Police Lieutenant Colonel Nutthika Keeratithammakrit Police Lieutenant Colonel Nutthika Keeratithammakrit

Police Lieutenant Colonel Nutthika Keeratithammakrit’s Investigative Psychology PhD is being funded by the Royal Thai Government

INVESTIGATIVE PSYCHOLOGY researchers at the University of Huddersfield will enable a Thai police officer to become a pioneer of offender profiling in her country.

Funded by the Royal Thai Government, Police Lieutenant Colonel Nutthika Keeratithammakrit has begun a three year-doctoral project that focuses on sex offenders in Thailand.  She will be based at the University of Huddersfield, but will make return visits to her home country in order to gather data by conducting interviews with convicted sex offenders and compiling psychological profiles of these offenders.

One of her motivations is the fact that a serial rapist who has been targeting elderly women in Thailand remains at large after many years.  Lt-Col Keeratithammakrit hopes to gain psychological expertise and insights that could help solve this and similar cases.

The University of Huddersfield has a global reputation for its research and teaching in the field of Investigative Psychology.  Pol Lt-Col Keeratithammakrit’s PhD project is supervised by Dr John Synnott and Dr Maria Ioannou, who direct the University’s MSc course in Investigative Psychology and the MSc course in Security Science.

Pol Lt-Col Keeratithammakrit has served with the Thai police for 11 years.  Her specialities are polygraph examination and fingerprint analysis.  She has a Bachelor’s degree in Clinical Psychology and a Master’s in investigative and forensic psychology.

Determined to learn more about the subject, she discovered the University of Huddersfield’s reputation in the field and – fully supported by her government and employers – she enrolled for a full-time PhD.

When she has completed the doctoral project, she returns to police work, including polygraph analysis.  But she will also be equipped, she says, to develop offender profiling in Thailand, believing it has an important role to play.  Officers with a background in psychology are highly sought after in her country.
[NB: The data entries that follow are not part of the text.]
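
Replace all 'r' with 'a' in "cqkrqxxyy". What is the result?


Input string: 'cqkrqxxyy'
Operation: replace 'r' with 'a'
Positions of 'r': 3
After replacement: cqkaqxxyy


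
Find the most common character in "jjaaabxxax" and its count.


Input: 'jjaaabxxax'
Operation: tally each character
Counts: 'a':4, 'b':1, 'j':2, 'x':3
Maximum: 'a' appears 4 times


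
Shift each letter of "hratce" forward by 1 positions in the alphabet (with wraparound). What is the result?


Input: 'hratce', shift = 1
Operation: for each letter, (position + 1) mod 26
Mapping: 'h'(7+1=8)->'i', 'r'(17+1=18)->'s', 'a'(0+1=1)->'b', 't'(19+1=20)->'u', 'c'(2+1=3)->'d', 'e'(4+1=5)->'f'
Result: isbudf


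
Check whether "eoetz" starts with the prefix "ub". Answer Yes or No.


Input string: 'eoetz'
Prefix to check: 'ub'
First 2 characters of input: 'eo'
Match: False
Result: No


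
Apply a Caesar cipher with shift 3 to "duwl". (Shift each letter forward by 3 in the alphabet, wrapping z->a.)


Input: 'duwl', shift = 3
Operation: for each letter, (position + 3) mod 26
Mapping: 'd'(3+3=6)->'g', 'u'(20+3=23)->'x', 'w'(22+3=25)->'z', 'l'(11+3=14)->'o'
Result: gxzo


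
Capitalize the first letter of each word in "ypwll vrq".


Input string: 'ypwll vrq'
Operation: capitalize first letter of each word
Word transformations: 'ypwll'->'Ypwll', 'vrq'->'Vrq'
Result: Ypwll Vrq


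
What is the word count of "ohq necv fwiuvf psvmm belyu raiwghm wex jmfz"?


Input string: 'ohq necv fwiuvf psvmm belyu raiwghm wex jmfz'
Operation: split by spaces
Words found: 'ohq', 'necv', 'fwiuvf', 'psvmm', 'belyu', 'raiwghm', 'wex', 'jmfz'
Word count: 8


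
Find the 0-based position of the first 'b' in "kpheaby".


Input string: 'kpheaby'
Target: 'b'
Scanning left to right: s[0]='k', s[1]='p', s[2]='h', s[3]='e', s[4]='a', s[5]='b'
First match at index: 5


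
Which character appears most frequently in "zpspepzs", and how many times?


Input: 'zpspepzs'
Operation: tally each character
Counts: 'e':1, 'p':3, 's':2, 'z':2
Maximum: 'p' appears 3 times


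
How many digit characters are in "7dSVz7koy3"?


Input string: '7dSVz7koy3'
Operation: count digit characters (0-9)
Scan: '7'(digit), 'd', 'S', 'V', 'z', '7'(digit), 'k', 'o', 'y', '3'(digit)
Digits found: 3
Result: 3


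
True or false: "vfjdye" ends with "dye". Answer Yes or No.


Input string: 'vfjdye'
Suffix to check: 'dye'
Last 3 characters of input: 'dye'
Match: True
Result: Yes


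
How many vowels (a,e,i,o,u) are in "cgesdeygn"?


Input string: 'cgesdeygn'
Operation: count vowels (a, e, i, o, u)
Scan: s[0]='c', s[1]='g', s[2]='e' (vowel), s[3]='s', s[4]='d', s[5]='e' (vowel), s[6]='y', s[7]='g', s[8]='n'
Vowels found: 2
Result: 2


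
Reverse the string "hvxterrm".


Input string: 'hvxterrm'
Operation: reverse character order
Original order: 'h' -> 'v' -> 'x' -> 't' -> 'e' -> 'r' -> 'r' -> 'm'
Reversed order: 'm' -> 'r' -> 'r' -> 'e' -> 't' -> 'x' -> 'v' -> 'h'
Result: mrretxvh


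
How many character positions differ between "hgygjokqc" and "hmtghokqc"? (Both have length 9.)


String 1: 'hgygjokqc'
String 2: 'hmtghokqc'
Compare each position: pos 0: 'h'=='h', pos 1: 'g'!='m', pos 2: 'y'!='t', pos 3: 'g'=='g', pos 4: 'j'!='h', pos 5: 'o'=='o', pos 6: 'k'=='k', pos 7: 'q'=='q', pos 8: 'c'=='c'
Differing positions: 3
Hamming distance: 3


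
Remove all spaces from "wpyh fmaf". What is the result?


Input string: 'wpyh fmaf'
Operation: remove all spaces
Words: 'wpyh', 'fmaf'
Join without spaces: wpyhfmaf


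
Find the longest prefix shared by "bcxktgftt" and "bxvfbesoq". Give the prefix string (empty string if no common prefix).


String 1: 'bcxktgftt'
String 2: 'bxvfbesoq'
Compare position by position:
pos 0: 'b' vs 'b' match
pos 1: 'c' vs 'x' differ -> stop
Longest common prefix: "b" (length 1)


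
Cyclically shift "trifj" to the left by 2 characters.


Input: 'trifj', shift = 2
Operation: split at index 2 and swap parts
Front part s[0:2] = 'tr'
Back part s[2:] = 'ifj'
Rotated = back + front = 'ifj' + 'tr'
Result: ifjtr


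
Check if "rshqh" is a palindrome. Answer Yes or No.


Input string: 'rshqh'
Reversed: 'hqhsr'
Compare pairs: s[0]='r' vs s[4]='h' (mismatch), s[1]='s' vs s[3]='q' (mismatch)
Palindrome: No


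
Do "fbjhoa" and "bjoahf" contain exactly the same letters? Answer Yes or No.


String 1: 'fbjhoa' -> sorted: 'abfhjo'
String 2: 'bjoahf' -> sorted: 'abfhjo'
Compare sorted forms: 'abfhjo' == 'abfhjo'
Anagram: Yes


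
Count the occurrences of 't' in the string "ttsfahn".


Input string: 'ttsfahn'
Target character: 't'
Scan each position: s[0]='t', s[1]='t'
Matches found at indices: 0, 1
Total: 2


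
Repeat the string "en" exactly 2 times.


Input string: 'en'
Operation: repeat 2 times
Concatenation: 'en' + 'en'
Result: enen


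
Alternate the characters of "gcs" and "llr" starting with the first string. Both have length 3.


String 1: 'gcs'
String 2: 'llr'
Operation: alternate characters
Pairs: 'g'+'l', 'c'+'l', 's'+'r'
Result: glclsr


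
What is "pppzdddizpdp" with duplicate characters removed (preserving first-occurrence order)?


Input: 'pppzdddizpdp'
Operation: keep first occurrence of each character
Scan: s[0]='p' new -> keep; s[1]='p' seen -> skip; s[2]='p' seen -> skip; s[3]='z' new -> keep; s[4]='d' new -> keep; s[5]='d' seen -> skip; s[6]='d' seen -> skip; s[7]='i' new -> keep; s[8]='z' seen -> skip; s[9]='p' seen -> skip; s[10]='d' seen -> skip; s[11]='p' seen -> skip
Result: pzdi


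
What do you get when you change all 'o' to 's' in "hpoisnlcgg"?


Input string: 'hpoisnlcgg'
Operation: replace 'o' with 's'
Positions of 'o': 2
After replacement: hpsisnlcgg


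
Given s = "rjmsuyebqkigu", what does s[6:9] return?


Input string: 'rjmsuyebqkigu'
Operation: slice [6:9]
Extract characters: s[6]='e', s[7]='b', s[8]='q'
Result: ebq


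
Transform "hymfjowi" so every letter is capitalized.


Input string: 'hymfjowi'
Operation: convert each letter to uppercase
Mapping: 'h'->'H', 'y'->'Y', 'm'->'M', 'f'->'F', 'j'->'J', 'o'->'O', 'w'->'W', 'i'->'I'
Result: HYMFJOWI


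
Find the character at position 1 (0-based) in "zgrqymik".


Input string: 'zgrqymik'
Operation: get character at index 1
Index mapping: s[0]='z', s[1]='g'
Result: 'g'


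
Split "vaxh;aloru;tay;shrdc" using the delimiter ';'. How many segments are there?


Input string: 'vaxh;aloru;tay;shrdc'
Delimiter: ';'
Split result: 'vaxh', 'aloru', 'tay', 'shrdc'
Number of parts: 4


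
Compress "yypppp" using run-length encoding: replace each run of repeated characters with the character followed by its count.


Input: 'yypppp'
Operation: identify consecutive runs
Runs: 'yy' -> y2, 'pppp' -> p4
Encoded: y2p4


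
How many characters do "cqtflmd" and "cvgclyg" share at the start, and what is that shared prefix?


String 1: 'cqtflmd'
String 2: 'cvgclyg'
Compare position by position:
pos 0: 'c' vs 'c' match
pos 1: 'q' vs 'v' differ -> stop
Longest common prefix: "c" (length 1)


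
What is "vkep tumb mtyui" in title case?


Input string: 'vkep tumb mtyui'
Operation: capitalize first letter of each word
Word transformations: 'vkep'->'Vkep', 'tumb'->'Tumb', 'mtyui'->'Mtyui'
Result: Vkep Tumb Mtyui


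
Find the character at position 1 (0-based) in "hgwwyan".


Input string: 'hgwwyan'
Operation: get character at index 1
Index mapping: s[0]='h', s[1]='g'
Result: 'g'


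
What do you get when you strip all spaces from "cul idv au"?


Input string: 'cul idv au'
Operation: remove all spaces
Words: 'cul', 'idv', 'au'
Join without spaces: culidvau


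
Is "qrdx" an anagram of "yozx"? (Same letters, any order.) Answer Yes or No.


String 1: 'yozx' -> sorted: 'oxyz'
String 2: 'qrdx' -> sorted: 'dqrx'
Compare sorted forms: 'oxyz' != 'dqrx'
Anagram: No


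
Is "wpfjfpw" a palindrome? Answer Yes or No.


Input string: 'wpfjfpw'
Reversed: 'wpfjfpw'
Compare pairs: s[0]='w' vs s[6]='w' (match), s[1]='p' vs s[5]='p' (match), s[2]='f' vs s[4]='f' (match)
Palindrome: Yes


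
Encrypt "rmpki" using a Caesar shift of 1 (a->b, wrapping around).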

Dr Synnott said: “We are very happy to have a member of the Royal Thai Police developing important research with us at Huddersfield.  It just goes to show the presence Investigative Psychology and the University of Huddersfield has on an international stage by attracting such high calibre individuals to study here.  One ambition that we have is to develop Investigative Psychology not just in Thailand but across South East Asia.”

“The subject has rapidly developed in the last decade and we have, in the International Research Centre for Investigative Psychology, the largest dedicated Investigative Psychology Research Centre in the World, with over 100 internal members.

“We are already developing Investigative Psychology across the globe and have Investigative Psychology projects underway in all parts of Europe but also South East Asia, North America, North Africa and the Middle East.  Lt-Col Keeratithammakrit’s project fits nicely into our international research agenda.”

Dr Ioannou added: “The International Research Centre for Investigative Psychology is engaged in many projects across the full spectrum of criminality, however, it’s always important to develop Investigative Psychology in other parts of world.  Lt-Col Keeratithammakrit’s project will be seminal in this respect and we are already exploring the many opportunities that will be developed off the back of this relationship.”